Il Comune, attraverso il coinvolgimento dell’Ufficio tecnico, realizzerà entro la fine del 2011 alcuni piccoli interventi di adeguamento lungo i percorsi individuati, quali la predisposizione o adeguamento della segnaletica orizzontale e di quella verticale, con inserzioni di cartelli indicanti gli orari del “Piedibus”. Non solo: metterà a disposizione il servizio di polizia municipale e quello di protezione civile che si occuperanno di accompagnare il cammino dei bambini.

Un cammino che si esplicherà tra marzo e dicembre del prossimo anno, al termine del quale i baby passeggeri del “Piedibus” riceveranno il “Patentino del buon pedone”, come previsto da un progetto di educazione stradale già avviato dall’istituto scolastico e che mira ad educare i bambini a muoversi in città nel rispetto delle regole.
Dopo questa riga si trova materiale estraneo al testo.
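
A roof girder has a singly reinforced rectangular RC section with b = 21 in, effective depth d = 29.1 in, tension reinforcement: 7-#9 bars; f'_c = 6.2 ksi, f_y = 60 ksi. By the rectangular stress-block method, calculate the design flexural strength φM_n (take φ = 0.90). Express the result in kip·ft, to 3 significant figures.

φM_n ≈ 857 kip·ft

A_s = 7 × 1 = 7 in².
T = A_s f_y = 7 × 60 = 420 kips.
a = T/(0.85 f'_c b) = 420/(0.85 × 6.2 × 21) = 3.795 in.
M_n = T(d − a/2) = 420 × (29.1 − 1.8975) = 11425.1 kip·in = 11425.1/12 = 952.09 kip·ft.
φM_n = 0.90 × 952.09 = 856.88 kip·ft.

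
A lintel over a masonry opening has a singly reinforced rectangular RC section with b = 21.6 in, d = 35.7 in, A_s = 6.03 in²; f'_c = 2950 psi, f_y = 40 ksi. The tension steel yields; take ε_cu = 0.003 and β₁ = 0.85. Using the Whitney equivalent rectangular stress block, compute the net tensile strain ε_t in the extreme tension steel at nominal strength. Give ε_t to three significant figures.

ε_t ≈ 0.0174

a = A_s f_y/(0.85 f'_c b) = 4.453 in.
β₁ = 0.85, so c = a/β₁ = 4.453/0.85 = 5.239 in.
From the linear strain diagram with ε_cu = 0.003: ε_t = 0.003 (d − c)/c = 0.003 × (35.7 − 5.239)/5.239 = 0.0174.
Since ε_t ≥ 0.005, the section is tension-controlled.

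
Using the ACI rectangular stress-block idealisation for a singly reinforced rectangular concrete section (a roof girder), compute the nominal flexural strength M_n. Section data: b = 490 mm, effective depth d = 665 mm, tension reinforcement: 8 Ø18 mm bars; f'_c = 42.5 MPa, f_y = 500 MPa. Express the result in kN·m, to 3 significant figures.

M_n ≈ 646 kN·m

A_s = 8 × 254 = 2032 mm².
T = A_s f_y = 2032 × 500 = 1016000 N = 1016 kN.
From C = T: a = T/(0.85 f'_c b) = 1016000/(0.85 × 42.5 × 490) = 57.40 mm.
M_n = T(d − a/2) = 1016 kN × (665 − 28.7) mm = 646.48 kN·m.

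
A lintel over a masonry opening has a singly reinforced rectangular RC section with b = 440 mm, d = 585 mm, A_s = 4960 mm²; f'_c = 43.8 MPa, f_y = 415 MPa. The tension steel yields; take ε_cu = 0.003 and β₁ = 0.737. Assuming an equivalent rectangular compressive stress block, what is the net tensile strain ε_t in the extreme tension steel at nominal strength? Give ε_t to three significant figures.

a = A_s f_y/(0.85 f'_c b) = 125.66 mm.
β₁ = 0.737, so c = a/β₁ = 125.66/0.737 = 170.50 mm.
From the linear strain diagram with ε_cu = 0.003: ε_t = 0.003 (d − c)/c = 0.003 × (585 − 170.50)/170.50 = 0.00729.
Since ε_t ≥ 0.005, the section is tension-controlled.

ε_t ≈ 0.00729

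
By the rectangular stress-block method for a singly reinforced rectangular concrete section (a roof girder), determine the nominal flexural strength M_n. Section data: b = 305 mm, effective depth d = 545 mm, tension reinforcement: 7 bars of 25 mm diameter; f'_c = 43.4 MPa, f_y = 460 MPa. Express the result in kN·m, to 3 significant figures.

M_n ≈ 751 kN·m

A_s = 7 × 491 = 3437 mm².
T = A_s f_y = 3437 × 460 = 1581020 N = 1581.02 kN.
From C = T: a = T/(0.85 f'_c b) = 1581020/(0.85 × 43.4 × 305) = 140.52 mm.
M_n = T(d − a/2) = 1581.02 kN × (545 − 70.26) mm = 750.57 kN·m.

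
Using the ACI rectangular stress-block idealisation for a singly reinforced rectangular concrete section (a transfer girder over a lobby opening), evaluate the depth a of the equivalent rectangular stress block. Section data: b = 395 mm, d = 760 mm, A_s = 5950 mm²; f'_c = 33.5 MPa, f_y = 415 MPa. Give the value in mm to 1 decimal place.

T = A_s f_y = 5950 × 415 = 2469250 N = 2469.25 kN.
Setting C = 0.85 f'_c a b equal to T: a = 2469250/(0.85 × 33.5 × 395) = 219.5 mm.

a ≈ 219.5 mm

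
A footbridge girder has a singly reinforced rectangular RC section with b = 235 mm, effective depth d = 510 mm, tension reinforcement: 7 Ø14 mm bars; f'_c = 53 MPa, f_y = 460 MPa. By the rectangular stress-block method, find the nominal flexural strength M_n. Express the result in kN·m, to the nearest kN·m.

A_s = 7 × 154 = 1078 mm².
T = A_s f_y = 1078 × 460 = 495880 N = 495.88 kN.
From C = T: a = T/(0.85 f'_c b) = 495880/(0.85 × 53 × 235) = 46.84 mm.
M_n = T(d − a/2) = 495.88 kN × (510 − 23.42) mm = 241.29 kN·m.

M_n ≈ 241 kN·m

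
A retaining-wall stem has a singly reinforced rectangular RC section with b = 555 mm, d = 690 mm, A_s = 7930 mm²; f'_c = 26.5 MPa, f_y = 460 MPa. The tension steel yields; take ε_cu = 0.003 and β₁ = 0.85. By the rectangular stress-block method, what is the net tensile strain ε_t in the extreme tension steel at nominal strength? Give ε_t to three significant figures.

ε_t ≈ 0.00303

a = A_s f_y/(0.85 f'_c b) = 291.79 mm.
β₁ = 0.85, so c = a/β₁ = 291.79/0.85 = 343.28 mm.
From the linear strain diagram with ε_cu = 0.003: ε_t = 0.003 (d − c)/c = 0.003 × (690 − 343.28)/343.28 = 0.00303.
ε_t < 0.004 — the section is over-reinforced for flexure under ACI limits.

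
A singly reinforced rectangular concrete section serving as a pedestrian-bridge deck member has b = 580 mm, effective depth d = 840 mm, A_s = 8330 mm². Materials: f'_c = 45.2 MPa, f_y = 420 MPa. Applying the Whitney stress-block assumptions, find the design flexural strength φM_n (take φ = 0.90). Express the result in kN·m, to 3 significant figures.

φM_n ≈ 2400 kN·m

T = A_s f_y = 8330 × 420 = 3498600 N = 3498.6 kN.
From C = T: a = T/(0.85 f'_c b) = 3498600/(0.85 × 45.2 × 580) = 157.00 mm.
M_n = T(d − a/2) = 3498.6 kN × (840 − 78.5) mm = 2664.18 kN·m.
φM_n = 0.90 × 2664.18 = 2397.76 kN·m.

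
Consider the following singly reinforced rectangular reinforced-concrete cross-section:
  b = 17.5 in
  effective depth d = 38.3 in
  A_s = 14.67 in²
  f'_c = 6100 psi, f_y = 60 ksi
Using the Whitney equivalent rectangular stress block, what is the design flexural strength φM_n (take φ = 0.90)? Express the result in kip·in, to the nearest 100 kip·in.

φM_n ≈ 26500 kip·in

T = A_s f_y = 14.67 × 60 = 880.2 kips.
a = T/(0.85 f'_c b) = 880.2/(0.85 × 6.1 × 17.5) = 9.701 in.
M_n = T(d − a/2) = 880.2 × (38.3 − 4.8505) = 29442.2 kip·in.
φM_n = 0.90 × 29442.2 = 26498.0 kip·in.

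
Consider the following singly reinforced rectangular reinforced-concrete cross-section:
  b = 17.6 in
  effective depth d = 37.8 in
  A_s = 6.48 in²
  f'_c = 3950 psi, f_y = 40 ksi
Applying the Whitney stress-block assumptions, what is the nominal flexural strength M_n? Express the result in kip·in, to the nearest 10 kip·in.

M_n ≈ 9230 kip·in

T = A_s f_y = 6.48 × 40 = 259.2 kips.
a = T/(0.85 f'_c b) = 259.2/(0.85 × 3.95 × 17.6) = 4.386 in.
M_n = T(d − a/2) = 259.2 × (37.8 − 2.193) = 9229.3 kip·in.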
Così i bambini “patentati” diventeranno un esempio per gli adulti, sollecitati in questo modo ad una guida più responsabile e ad un uso più intelligente dell’automobile. I risultati che tutti si aspettano saranno una diminuzione del traffico, dovuto alla mobilità scolastica, e quindi dell’inquinamento.

L’avvio del progetto, come è naturale, sarà preceduto da opportuni momenti di formazione e pubblicizzazione a cura delle risorse umane impegnate: l’insegnante Pasqualina Alemanno, che coordinerà le attività del gruppo operativo in collaborazione con altri tre insegnanti volontari, l’esperto in comunicazione Marco Mazzeo e l’esperta in formazione Valeria Tanese.